Mas o que nos reserva o futuro diante do fulminante progresso tecnológico? Para evitar o que se considera “desperdício de tempo”, em nome de um hipotético futuro, o mercado procura tudo massificar, visando exclusivamente o lucro. Tempo é Ouro!. Aqui, você tem tudo de bom sem a necessidade de demorados momentos de reflexão e esforço mental” —, diz o lema estampado e oferecido em suas atraentes embalagens.

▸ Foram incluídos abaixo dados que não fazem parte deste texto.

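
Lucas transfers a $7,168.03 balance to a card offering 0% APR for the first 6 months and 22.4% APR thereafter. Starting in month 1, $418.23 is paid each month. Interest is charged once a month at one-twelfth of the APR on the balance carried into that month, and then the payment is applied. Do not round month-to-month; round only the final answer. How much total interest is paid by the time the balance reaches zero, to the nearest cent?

$613.57

Promo months 1–6 at r₀ = 0%/12 = 0; months 7+ at r₁ = 22.4%/12 = 0.0186667.
After month 6 (no interest yet): B = $7,168.03 − 6·$418.23 = $4,658.65.
Then at r₁ with $418.23/mo: n₂ = −ln(1 − r₁·B/P)/ln(1+r₁) ≈ 12.60 → 13 more payments.
Total paid = 18·$418.23 + $253.46 = $7,781.60; interest = $7,781.60 − $7,168.03 = $613.57.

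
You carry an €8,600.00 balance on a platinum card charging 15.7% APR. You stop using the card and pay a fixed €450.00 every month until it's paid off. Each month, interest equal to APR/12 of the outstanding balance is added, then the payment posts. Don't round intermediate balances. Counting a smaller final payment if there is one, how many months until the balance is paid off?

23 payments

Monthly rate r = 15.7%/12 = 1.30833% = 0.0130833.
Recurrence: B ← B·(1+r) − €450.00.
Month 1: interest €112.52; balance after payment €8,262.52.
Month 2: interest €108.10; balance after payment €7,920.62.
Closed form: n = −ln(1 − rB₀/P)/ln(1+r) = −ln(0.74996)/ln(1.01308) ≈ 22.136, so the balance reaches zero during payment 23.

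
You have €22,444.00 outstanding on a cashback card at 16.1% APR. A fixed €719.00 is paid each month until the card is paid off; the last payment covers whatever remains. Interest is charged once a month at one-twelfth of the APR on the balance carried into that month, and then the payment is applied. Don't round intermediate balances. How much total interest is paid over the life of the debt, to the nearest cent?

Monthly rate r = 16.1%/12 = 1.34167% = 0.0134167.
Payoff takes n = ⌈−ln(1 − rB₀/P)/ln(1+r)⌉ = ⌈40.719⌉ = 41 payments; the last is €517.66.
Total paid = 40·€719.00 + €517.66 = €29,277.66.
Total interest = total paid − principal = €29,277.66 − €22,444.00 = €6,833.66.

€6,833.66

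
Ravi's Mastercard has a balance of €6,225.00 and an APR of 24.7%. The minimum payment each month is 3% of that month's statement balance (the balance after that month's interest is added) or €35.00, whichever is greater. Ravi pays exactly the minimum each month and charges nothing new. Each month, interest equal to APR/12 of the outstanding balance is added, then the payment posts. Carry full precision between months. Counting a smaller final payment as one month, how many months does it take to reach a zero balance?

223 months

Monthly rate r = 24.7%/12 = 2.05833% = 0.0205833.
While 3% of the post-interest balance exceeds €35.00, each month B ← (B·(1+r))·(1 − 0.03), i.e. B shrinks by the factor (1+r)·0.97 = 0.98997.
This holds for months 1–169. Entering month 170 the balance is €1,132.28; 3% of the post-interest balance is now below €35.00, so the flat €35.00 minimum applies from here.
From month 170 a fixed €35.00 at rate r clears €1,132.28 in 54 more payments. Total: 169 + 54 = 223 months.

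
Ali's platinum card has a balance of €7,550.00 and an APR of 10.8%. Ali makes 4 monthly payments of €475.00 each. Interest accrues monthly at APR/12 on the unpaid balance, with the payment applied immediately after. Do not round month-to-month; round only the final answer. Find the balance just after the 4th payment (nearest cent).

Monthly rate r = 10.8%/12 = 0.9% = 0.009.
Each month: B ← B·(1+r) − €475.00.
Month 1: interest €67.95; balance after payment €7,142.95.
Month 2: interest €64.29; balance after payment €6,732.24.
Month 3: interest €60.59; balance after payment €6,317.83.
Month 4: interest €56.86; balance after payment €5,899.69.

€5,899.69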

O certo é que o passado, a idade média e o que é visto como antiquado, não morre, mas continua arquivado em nossa memória. Ressonâncias da trágica, cômica, feliz, inebriante e melancólica história de nossos ancestrais nunca deixam de fluir em nossa alma. Foi para ficar em paz e harmonia com a natureza e ouvir os ecos e vozes ancestrais do seu “eu” interior, em toda sua plenitude, que Carl G. Jung construiu sua Torre em um local aprazível e evocador das moradas primitivas da humanidade, bem longe da avassaladora modernidade que a tudo liquefaz.

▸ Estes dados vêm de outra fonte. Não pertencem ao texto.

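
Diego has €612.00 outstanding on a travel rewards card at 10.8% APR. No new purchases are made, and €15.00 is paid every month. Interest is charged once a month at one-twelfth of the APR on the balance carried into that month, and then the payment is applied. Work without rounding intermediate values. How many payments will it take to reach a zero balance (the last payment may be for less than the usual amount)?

Monthly rate r = 10.8%/12 = 0.9% = 0.009.
Recurrence: B ← B·(1+r) − €15.00.
Month 1: interest €5.51; balance after payment €602.51.
Month 2: interest €5.42; balance after payment €592.93.
Closed form: n = −ln(1 − rB₀/P)/ln(1+r) = −ln(0.6328)/ln(1.009) ≈ 51.073, so the balance reaches zero during payment 52.

52 payments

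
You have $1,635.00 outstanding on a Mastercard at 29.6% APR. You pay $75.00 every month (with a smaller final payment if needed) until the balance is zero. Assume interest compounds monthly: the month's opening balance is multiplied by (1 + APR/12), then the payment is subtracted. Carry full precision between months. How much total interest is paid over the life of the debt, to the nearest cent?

Monthly rate r = 29.6%/12 = 2.46667% = 0.0246667.
Payoff takes n = ⌈−ln(1 − rB₀/P)/ln(1+r)⌉ = ⌈31.666⌉ = 32 payments; the last is $50.14.
Total paid = 31·$75.00 + $50.14 = $2,375.14.
Total interest = total paid − principal = $2,375.14 − $1,635.00 = $740.14.

$740.14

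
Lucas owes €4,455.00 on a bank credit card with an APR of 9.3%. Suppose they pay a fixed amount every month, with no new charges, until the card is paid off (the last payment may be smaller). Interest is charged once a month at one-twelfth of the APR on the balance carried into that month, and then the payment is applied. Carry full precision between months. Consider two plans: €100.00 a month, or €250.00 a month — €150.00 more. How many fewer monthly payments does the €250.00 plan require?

Monthly rate r = 9.3%/12 = 0.775% = 0.00775.
At €100.00/mo: n = ⌈−ln(1 − rB₀/P)/ln(1+r)⌉ = 55 payments (last €85.98); total interest = total paid − €4,455.00 = €1,030.98.
At €250.00/mo: 20 payments (last €62.99); total interest €357.99.
Payments saved = 55 − 20 = 35.

35 fewer payments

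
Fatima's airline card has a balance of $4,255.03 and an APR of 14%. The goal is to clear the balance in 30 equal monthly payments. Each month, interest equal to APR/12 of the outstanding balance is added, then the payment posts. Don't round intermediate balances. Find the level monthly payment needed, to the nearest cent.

$168.92

Monthly rate r = 14%/12 = 1.16667% = 0.0116667.
Level-payment amortization: P = B₀·r / (1 − (1+r)^(−n)) = 4255.03·0.0116667 / (1 − 1.01167^(−30)).
Denominator 1 − (1+r)^(−30) = 0.293882818.
P = 49.642 / 0.293882818 ≈ 168.92.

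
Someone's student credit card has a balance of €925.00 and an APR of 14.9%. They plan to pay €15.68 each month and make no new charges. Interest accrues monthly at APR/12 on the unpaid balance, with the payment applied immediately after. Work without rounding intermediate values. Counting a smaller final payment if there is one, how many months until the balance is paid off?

Monthly rate r = 14.9%/12 = 1.24167% = 0.0124167.
Recurrence: B ← B·(1+r) − €15.68.
Month 1: interest €11.49; balance after payment €920.81.
Month 2: interest €11.43; balance after payment €916.56.
Closed form: n = −ln(1 − rB₀/P)/ln(1+r) = −ln(0.26751)/ln(1.01242) ≈ 106.853, so the balance reaches zero during payment 107.

107 months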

É longe da balbúrdia geral denominada “O Futuro em Suas Mãos” , que se pode escutar a suave melodia que emana de nossas profundezas. Só realizando essa fuga, será possível reviver gratas sensações depositadas e esquecidas nos velhos porões de nossa psique. Só distante do frenesi consumista que a mídia nos impõe é que poderemos, enfim, revisitar prazeres esquecidos na poeira do tempo, coisas sublimes que a agitação do nosso dia-a-dia, em nome de um futuro mecanizado e hostil, inviabilizou.